Some of the excuses for ignoring video and images to improve sales communication include:

  • “I don’t have a good camera.”
  • “I do not have the software or tools to create graphics or video.”
  • “I don’t know how to use the tools I have.”

Let me quickly remove those hurdles for you. Every laptop, tablet and smartphone made in the last 4-5 years has a built in webcam and microphone. They work very well for most needs. PowerPoint is everywhere in business and other software that makes video conversations easy include Skype and Google Hangouts.

Video does not always mean you are in front of the camera. For many sales needs, using a screen-capture tool like Camtasia Studio or Snagit will be most effective.

Another reason that I hear that sales has not embraced the power of video is:

“I focus on the executive level and they do not watch videos!”

Consider this:

The results they gathered also taught us that:

  • 50% watch business-related videos on YouTube.
  • 65% visit the sales person’s website after viewing a video.

The evidence is clear – people not only communicate visually more than ever, they also communicate better when they communicate visually. This is an important revelation to those in sales who need to provide information as compelling and effective as possible. The psychologist Jerome Bruner of New York University has described studies that show that people only remember 10% of what they hear and 20% of what they read, but about 80 percent of what they see and do.

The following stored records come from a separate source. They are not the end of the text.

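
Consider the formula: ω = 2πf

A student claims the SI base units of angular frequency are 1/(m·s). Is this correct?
Units of each symbol in ω = 2πf:
  f (frequency): 1/s
  The factor 2π is dimensionless.

Multiplying the contributions: [1/s]
Adding exponents of each base unit: s: -1
SI base units of angular frequency: 1/s

The claimed units 1/(m·s) (exponents m: -1, s: -1) do not match the derived units 1/s (exponents s: -1), so the claim is incorrect.

Answer: No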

Improve Sales Communications

Training materials used by the federal government cite studies indicating that the retention of information three days after a meeting is six times greater when information is presented by visual and oral means than when the information is presented by the spoken word alone. Other studies by educational researchers suggest that 83% of human learning occurs visually.

Not only do we know that visual aids help customers remember what you are sharing at a much higher level than other means, researchers at the Wharton School of Business compared visual presentations and purely verbal presentations and found that presenters using video were considered more persuasive by their audiences, 67% of whom felt that presenters who combined visual and verbal components were more persuasive.

So, to review – – there is no longer any argument that adding graphics and video is more memorable and impactful for your customers. It also makes you 67% more persuasive.

Are you still willing to ignore the power of images and video?

Don’t forget — Customers remember:

  • 10% of what they hear.
  • 20% of what they read and
  • 80% of what they see and do.
  • Including graphics and video into your communication yields improved results

This post is sponsored by my friends at TechSmith. All opinions are my own.

  • Hi,

    Telling post for the executive level video viewing habits. I integrate video more into my business campaign because people are busy. They want the bite-sized video in many cases. In other cases, long form videos are preferred because like short videos these add the human element to your sales pitch if you do personal videos. Interactive videos make a tremendous impact if filmed professionally. Fabulous points here. Thanks for sharing.

    Ryan

    • I like your thinking Ryan. I have not done as much yet with long form videos other than webinars and 60 minute Blabs. I am building a library now of 15 minute Blab interviews that will be integrated into my work in a few weeks. I will let everyone know what happens with those. Thanks for sharing your experience!

  • Absolutely true – we all learn differently and the more types of information we provide, the easier it is to digest and remember.

    • Skip, as more and more options for learning come out, it is important that we consider how they could be integrated into what we do. Re-purposing might be a magic word in this area.